If you have spent any time building original content on X and watched an aggregator account repost your work, rack up impressions, and pocket the revenue while you received nothing, this update is specifically for you. The platform has been watching this dynamic erode trust among its most valuable contributors for years, and the push to have X seek improvements to its incentives for original creators is the most direct response the platform has delivered yet. It is not perfect. But it is meaningful and every creator on X should understand exactly what changed.
What X Is Changing
X is experimenting with new tools to identify original authors of content and allocating a portion of revenue to them. X’s head of product Nikita Bier wrote that the company wants its creator revenue-sharing program to incentivize original, high-quality content that brings new value to the Timeline.
The mechanism for achieving this is direct and financially significant. X has reduced payments of aggregator accounts to 60 percent for this payout cycle, with an additional 20 percent reduction planned for the next cycle.
Why Aggregators Became the Problem
Bier stated that it became clear to the X team that flooding the timeline with 100 stolen reposts and clickbait everyday crowded out real creators and hurt new author growth.
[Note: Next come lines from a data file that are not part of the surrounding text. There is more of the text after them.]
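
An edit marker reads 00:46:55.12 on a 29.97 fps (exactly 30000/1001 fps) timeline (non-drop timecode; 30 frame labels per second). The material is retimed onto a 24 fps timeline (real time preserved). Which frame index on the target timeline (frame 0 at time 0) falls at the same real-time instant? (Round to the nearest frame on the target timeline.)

frame 67637

Source frame index: (0×3600 + 46×60 + 55) × 30 + 12 = 84462.
Real time: 84462 / (30000/1001) = 14091077/5000 s.
Target frame: (14091077/5000) × (24) = 42273231/625 ≈ 67637.170 → 67637.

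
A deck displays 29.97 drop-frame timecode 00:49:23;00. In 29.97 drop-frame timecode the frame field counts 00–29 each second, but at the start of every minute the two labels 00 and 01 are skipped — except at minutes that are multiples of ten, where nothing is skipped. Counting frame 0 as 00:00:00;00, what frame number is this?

88800

Complete 10-minute blocks: 4, each 17982 frames → 71928.
Remaining 9 whole minutes in the current block: 1800 + 8 × 1798 = 16184 frames.
Within the current minute: 23 × 30 + 0 − 2 = 688 (labels ;00/;01 skipped at this minute). Total = 71928 + 16184 + 688 = 88800.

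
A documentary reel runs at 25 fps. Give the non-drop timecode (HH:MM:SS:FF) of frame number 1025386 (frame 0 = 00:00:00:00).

11:23:35:11

1025386 ÷ 25 = 41015 full seconds, remainder 11 frames.
41015 s = 11 h 23 min 35 s.
Timecode: 11:23:35:11.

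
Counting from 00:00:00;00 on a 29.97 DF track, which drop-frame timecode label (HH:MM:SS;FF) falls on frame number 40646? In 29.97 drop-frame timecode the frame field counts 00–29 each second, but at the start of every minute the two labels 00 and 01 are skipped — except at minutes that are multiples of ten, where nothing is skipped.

00:22:36;06

Ten DF minutes hold 17982 frames, so frame 40646 lies in block 2 (frames 35964–53945) with 4682 frames into that block.
The block's first minute is 1800 frames and the rest 1798 each; 4682 frames reaches minute 2, so 2 × 18 + 2 × 2 = 40 labels have been skipped so far.
Adding those back, label number 40646 + 40 = 40686 at 30 labels/s is 1356 s + 6 f = 0 h 22 min 36 s frame 6, i.e. 00:22:36;06.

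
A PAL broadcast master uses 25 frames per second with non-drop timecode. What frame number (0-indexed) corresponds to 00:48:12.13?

72313

Total seconds to the label: (0 × 3600 + 48 × 60 + 12) = 2892.
Frame index = 2892 × 25 + 13 = 72313.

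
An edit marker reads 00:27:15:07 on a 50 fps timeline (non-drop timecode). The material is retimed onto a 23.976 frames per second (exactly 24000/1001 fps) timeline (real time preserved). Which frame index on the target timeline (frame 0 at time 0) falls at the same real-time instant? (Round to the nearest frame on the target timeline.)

frame 39204

Source frame index: (0×3600 + 27×60 + 15) × 50 + 7 = 81757.
Real time: 81757 / (50) = 81757/50 s.
Target frame: (81757/50) × (24000/1001) = 3018720/77 ≈ 39204.156 → 39204.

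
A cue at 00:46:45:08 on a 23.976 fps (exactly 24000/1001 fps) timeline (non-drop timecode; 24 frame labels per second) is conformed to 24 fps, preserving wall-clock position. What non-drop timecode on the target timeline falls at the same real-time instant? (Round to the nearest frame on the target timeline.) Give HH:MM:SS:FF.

Source frame index: (0×3600 + 46×60 + 45) × 24 + 8 = 67328.
Real time: 67328 / (24000/1001) = 1053052/375 s.
Target frame: (1053052/375) × (24) = 8424416/125 ≈ 67395.328 → 67395.
At 24 labels/s: frame 67395 → 00:46:48:03.

00:46:48:03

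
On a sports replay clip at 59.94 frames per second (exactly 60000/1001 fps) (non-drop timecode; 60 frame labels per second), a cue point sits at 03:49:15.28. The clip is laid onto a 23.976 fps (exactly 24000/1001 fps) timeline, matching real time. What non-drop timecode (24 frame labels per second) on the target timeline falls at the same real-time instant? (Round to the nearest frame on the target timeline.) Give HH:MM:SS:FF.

Source frame index: (3×3600 + 49×60 + 15) × 60 + 28 = 825328.
Real time: 825328 / (60000/1001) = 51634583/3750 s.
Target frame: (51634583/3750) × (24000/1001) = 1650656/5 ≈ 330131.200 → 330131.
At 24 labels/s: frame 330131 → 03:49:15:11.

03:49:15:11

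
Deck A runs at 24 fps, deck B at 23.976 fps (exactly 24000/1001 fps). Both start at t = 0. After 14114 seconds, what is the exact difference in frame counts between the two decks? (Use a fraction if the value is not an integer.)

A emits 24 × 14114 = 338736 frames; B emits 24000/1001 × 14114 = 338736000/1001.
Difference = 338736/1001 frames (≈ 338.3976); B is behind A.

338736/1001 frames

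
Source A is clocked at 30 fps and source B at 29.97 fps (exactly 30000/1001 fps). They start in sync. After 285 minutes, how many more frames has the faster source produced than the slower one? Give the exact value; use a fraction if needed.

513000/1001 frames

285 min = 17100 s.
A emits 30 × 17100 = 513000 frames; B emits 30000/1001 × 17100 = 513000000/1001.
Difference = 513000/1001 frames (≈ 512.4875); B is behind A.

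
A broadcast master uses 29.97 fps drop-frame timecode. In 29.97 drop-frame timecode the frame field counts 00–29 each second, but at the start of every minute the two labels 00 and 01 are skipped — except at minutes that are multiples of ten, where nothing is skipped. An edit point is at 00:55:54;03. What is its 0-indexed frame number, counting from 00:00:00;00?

100523

As if non-drop at 30 labels/s: (0 × 3600 + 55 × 60 + 54) × 30 + 3 = 100623.
Minute boundaries passed: 55; those not divisible by 10: 55 − 5 = 50; dropped labels = 2 × 50 = 100.
Actual frame index = 100623 − 100 = 100523.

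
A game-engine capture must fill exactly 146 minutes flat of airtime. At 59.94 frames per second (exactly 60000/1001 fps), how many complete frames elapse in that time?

525074 frames

146 min = 8760 s.
Frames = 8760 × 60000/1001 = 525600000/1001 ≈ 525074.9251.
Complete frames: 525074.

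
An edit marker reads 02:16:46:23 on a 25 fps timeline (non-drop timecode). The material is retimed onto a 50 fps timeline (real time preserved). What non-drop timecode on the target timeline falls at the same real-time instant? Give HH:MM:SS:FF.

Source frame index: (2×3600 + 16×60 + 46) × 25 + 23 = 205173.
Real time: 205173 / (25) = 205173/25 s.
Target frame: (205173/25) × (50) = 410346.
At 50 labels/s: frame 410346 → 02:16:46:46.

02:16:46:46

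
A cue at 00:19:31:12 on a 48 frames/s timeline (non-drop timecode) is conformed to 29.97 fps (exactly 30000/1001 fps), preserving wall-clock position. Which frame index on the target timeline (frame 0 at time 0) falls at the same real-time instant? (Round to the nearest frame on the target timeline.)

frame 35102

Source frame index: (0×3600 + 19×60 + 31) × 48 + 12 = 56220.
Real time: 56220 / (48) = 4685/4 s.
Target frame: (4685/4) × (30000/1001) = 35137500/1001 ≈ 35102.398 → 35102.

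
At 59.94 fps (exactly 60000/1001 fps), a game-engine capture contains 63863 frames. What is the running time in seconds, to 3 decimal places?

Running time = 63863 × 1001/60000 = 63926863/60000 s ≈ 1065.448 s.

1065.448 seconds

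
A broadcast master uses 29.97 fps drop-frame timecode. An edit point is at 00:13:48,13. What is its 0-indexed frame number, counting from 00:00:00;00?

24829

Complete 10-minute blocks: 1, each 17982 frames → 17982.
Remaining 3 whole minutes in the current block: 1800 + 2 × 1798 = 5396 frames.
Within the current minute: 48 × 30 + 13 − 2 = 1451 (labels ;00/;01 skipped at this minute). Total = 17982 + 5396 + 1451 = 24829.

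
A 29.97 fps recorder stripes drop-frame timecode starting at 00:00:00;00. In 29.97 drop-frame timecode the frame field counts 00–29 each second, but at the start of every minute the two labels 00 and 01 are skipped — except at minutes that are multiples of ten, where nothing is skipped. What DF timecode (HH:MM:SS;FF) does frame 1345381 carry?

Each 10-minute DF block holds 10 × 60 × 30 − 9 × 2 = 17982 frames. 1345381 ÷ 17982 → 74 full blocks, remainder 14713.
Within the partial block the first minute is 1800 frames and each further minute 1798, so 8 further minute boundaries passed. Total skipped labels = 18 × 74 + 2 × 8 = 1348.
Non-drop label index = 1345381 + 1348 = 1346729; at 30 labels/s that is 12:28:10:29, i.e. DF 12:28:10;29.

12:28:10;29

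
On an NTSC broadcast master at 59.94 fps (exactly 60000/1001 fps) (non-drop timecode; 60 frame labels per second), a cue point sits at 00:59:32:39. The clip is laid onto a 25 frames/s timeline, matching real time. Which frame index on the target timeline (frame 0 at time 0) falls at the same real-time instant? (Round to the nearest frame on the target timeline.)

Source frame index: (0×3600 + 59×60 + 32) × 60 + 39 = 214359.
Real time: 214359 / (60000/1001) = 71524453/20000 s.
Target frame: (71524453/20000) × (25) = 71524453/800 ≈ 89405.566 → 89406.

frame 89406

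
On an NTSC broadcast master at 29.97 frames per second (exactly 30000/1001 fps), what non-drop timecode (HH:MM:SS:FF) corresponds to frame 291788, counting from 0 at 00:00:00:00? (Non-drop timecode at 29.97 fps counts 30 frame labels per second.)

291788 ÷ 30 = 9726 full seconds, remainder 8 frames.
9726 s = 2 h 42 min 6 s.
Timecode: 02:42:06:08.

02:42:06:08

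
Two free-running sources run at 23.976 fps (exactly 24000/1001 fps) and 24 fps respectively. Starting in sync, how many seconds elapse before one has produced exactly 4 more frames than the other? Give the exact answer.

1001/6 seconds

The gap grows by |24 − 24000/1001| = 24/1001 frames per second.
Time for a 4-frame gap: 4 ÷ (24/1001) = 1001/6 s.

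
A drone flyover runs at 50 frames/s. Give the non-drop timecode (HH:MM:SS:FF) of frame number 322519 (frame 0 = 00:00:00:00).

322519 ÷ 50 = 6450 full seconds, remainder 19 frames.
6450 s = 1 h 47 min 30 s.
Timecode: 01:47:30:19.

01:47:30:19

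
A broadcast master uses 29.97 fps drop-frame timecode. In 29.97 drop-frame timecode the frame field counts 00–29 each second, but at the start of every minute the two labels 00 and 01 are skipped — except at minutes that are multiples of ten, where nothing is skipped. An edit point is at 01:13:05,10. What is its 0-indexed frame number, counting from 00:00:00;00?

131428

Complete 10-minute blocks: 7, each 17982 frames → 125874.
Remaining 3 whole minutes in the current block: 1800 + 2 × 1798 = 5396 frames.
Within the current minute: 5 × 30 + 10 − 2 = 158 (labels ;00/;01 skipped at this minute). Total = 125874 + 5396 + 158 = 131428.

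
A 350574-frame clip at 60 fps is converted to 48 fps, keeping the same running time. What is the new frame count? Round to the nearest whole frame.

280459 frames

Frames at target rate = 350574 × (48) / (60) = 1402296/5 ≈ 280459.200.
Nearest whole frame: 280459.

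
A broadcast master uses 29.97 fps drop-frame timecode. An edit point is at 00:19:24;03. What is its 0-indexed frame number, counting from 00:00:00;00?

34887

As if non-drop at 30 labels/s: (0 × 3600 + 19 × 60 + 24) × 30 + 3 = 34923.
Minute boundaries passed: 19; those not divisible by 10: 19 − 1 = 18; dropped labels = 2 × 18 = 36.
Actual frame index = 34923 − 36 = 34887.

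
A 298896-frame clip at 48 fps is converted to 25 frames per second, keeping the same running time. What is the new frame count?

Target frames = source frames × (target rate / source rate) = 298896 × (25)/(48) = 298896 × 25/48 = 155675.

155675 frames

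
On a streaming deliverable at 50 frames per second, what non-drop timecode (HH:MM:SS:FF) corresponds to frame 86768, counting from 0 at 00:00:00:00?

86768 ÷ 50 = 1735 full seconds, remainder 18 frames.
1735 s = 0 h 28 min 55 s.
Timecode: 00:28:55:18.

00:28:55:18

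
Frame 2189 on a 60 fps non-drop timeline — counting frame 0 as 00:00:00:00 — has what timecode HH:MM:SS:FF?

00:00:36:29

2189 ÷ 60 = 36 full seconds, remainder 29 frames.
36 s = 0 h 0 min 36 s.
Timecode: 00:00:36:29.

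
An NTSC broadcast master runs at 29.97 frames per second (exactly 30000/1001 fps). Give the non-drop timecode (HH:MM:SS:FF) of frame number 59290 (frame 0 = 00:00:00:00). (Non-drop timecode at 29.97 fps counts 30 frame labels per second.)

00:32:56:10

59290 ÷ 30 = 1976 full seconds, remainder 10 frames.
1976 s = 0 h 32 min 56 s.
Timecode: 00:32:56:10.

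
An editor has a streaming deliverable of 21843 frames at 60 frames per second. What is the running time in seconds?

364.05 seconds

Running time = 21843 / (60) = 364.05 s.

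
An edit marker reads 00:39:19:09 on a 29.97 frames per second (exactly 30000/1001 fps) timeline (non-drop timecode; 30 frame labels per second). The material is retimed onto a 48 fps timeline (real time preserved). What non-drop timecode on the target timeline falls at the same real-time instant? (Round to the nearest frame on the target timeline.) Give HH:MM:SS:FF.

Source frame index: (0×3600 + 39×60 + 19) × 30 + 9 = 70779.
Real time: 70779 / (30000/1001) = 23616593/10000 s.
Target frame: (23616593/10000) × (48) = 70849779/625 ≈ 113359.646 → 113360.
At 48 labels/s: frame 113360 → 00:39:21:32.

00:39:21:32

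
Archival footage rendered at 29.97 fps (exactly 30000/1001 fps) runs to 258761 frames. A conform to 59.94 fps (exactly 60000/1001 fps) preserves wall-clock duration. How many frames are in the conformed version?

Target frames = source frames × (target rate / source rate) = 258761 × (60000/1001)/(30000/1001) = 258761 × 2 = 517522.

517522 frames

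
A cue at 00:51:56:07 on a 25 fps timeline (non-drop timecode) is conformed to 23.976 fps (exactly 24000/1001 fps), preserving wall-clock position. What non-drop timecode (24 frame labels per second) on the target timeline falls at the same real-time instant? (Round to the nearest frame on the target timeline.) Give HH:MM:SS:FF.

00:51:53:04

Source frame index: (0×3600 + 51×60 + 56) × 25 + 7 = 77907.
Real time: 77907 / (25) = 77907/25 s.
Target frame: (77907/25) × (24000/1001) = 74790720/1001 ≈ 74716.004 → 74716.
At 24 labels/s: frame 74716 → 00:51:53:04.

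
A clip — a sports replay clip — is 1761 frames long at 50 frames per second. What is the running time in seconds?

35.22 seconds

Running time = 1761 / (50) = 35.22 s.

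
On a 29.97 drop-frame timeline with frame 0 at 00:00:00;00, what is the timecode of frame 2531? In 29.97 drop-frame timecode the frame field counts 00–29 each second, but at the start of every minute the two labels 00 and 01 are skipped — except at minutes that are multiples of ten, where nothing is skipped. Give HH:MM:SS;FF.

Ten DF minutes hold 17982 frames, so frame 2531 lies in block 0 (frames 0–17981) with 2531 frames into that block.
The block's first minute is 1800 frames and the rest 1798 each; 2531 frames reaches minute 1, so 0 × 18 + 1 × 2 = 2 labels have been skipped so far.
Adding those back, label number 2531 + 2 = 2533 at 30 labels/s is 84 s + 13 f = 0 h 1 min 24 s frame 13, i.e. 00:01:24;13.

00:01:24;13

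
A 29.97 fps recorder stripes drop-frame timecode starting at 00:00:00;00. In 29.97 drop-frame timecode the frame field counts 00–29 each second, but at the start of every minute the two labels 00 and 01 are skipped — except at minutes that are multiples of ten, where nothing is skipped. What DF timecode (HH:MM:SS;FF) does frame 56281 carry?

00:31:17;27

Each 10-minute DF block holds 10 × 60 × 30 − 9 × 2 = 17982 frames. 56281 ÷ 17982 → 3 full blocks, remainder 2335.
Within the partial block the first minute is 1800 frames and each further minute 1798, so 1 further minute boundary passed. Total skipped labels = 18 × 3 + 2 × 1 = 56.
Non-drop label index = 56281 + 56 = 56337; at 30 labels/s that is 00:31:17:27, i.e. DF 00:31:17;27.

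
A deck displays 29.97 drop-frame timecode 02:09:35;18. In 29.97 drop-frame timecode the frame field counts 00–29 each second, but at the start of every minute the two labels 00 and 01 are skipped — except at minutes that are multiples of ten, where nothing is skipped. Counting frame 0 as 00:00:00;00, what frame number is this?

233034

Complete 10-minute blocks: 12, each 17982 frames → 215784.
Remaining 9 whole minutes in the current block: 1800 + 8 × 1798 = 16184 frames.
Within the current minute: 35 × 30 + 18 − 2 = 1066 (labels ;00/;01 skipped at this minute). Total = 215784 + 16184 + 1066 = 233034.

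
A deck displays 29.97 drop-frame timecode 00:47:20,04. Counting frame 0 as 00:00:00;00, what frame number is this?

Complete 10-minute blocks: 4, each 17982 frames → 71928.
Remaining 7 whole minutes in the current block: 1800 + 6 × 1798 = 12588 frames.
Within the current minute: 20 × 30 + 4 − 2 = 602 (labels ;00/;01 skipped at this minute). Total = 71928 + 12588 + 602 = 85118.

85118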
As a result, X is planning to assign a permanent deduction to habitual bait posters who use “BREAKING” on every post.
X first announced its effort to credit original creators, as opposed to aggregator accounts, explaining that this means rewarding the effort it takes to produce something, not just the poster who helped it travel furthest.
That framing captures the core injustice the update is trying to correct — the person who does the work should benefit from it, not the account that simply copies and redistributes it.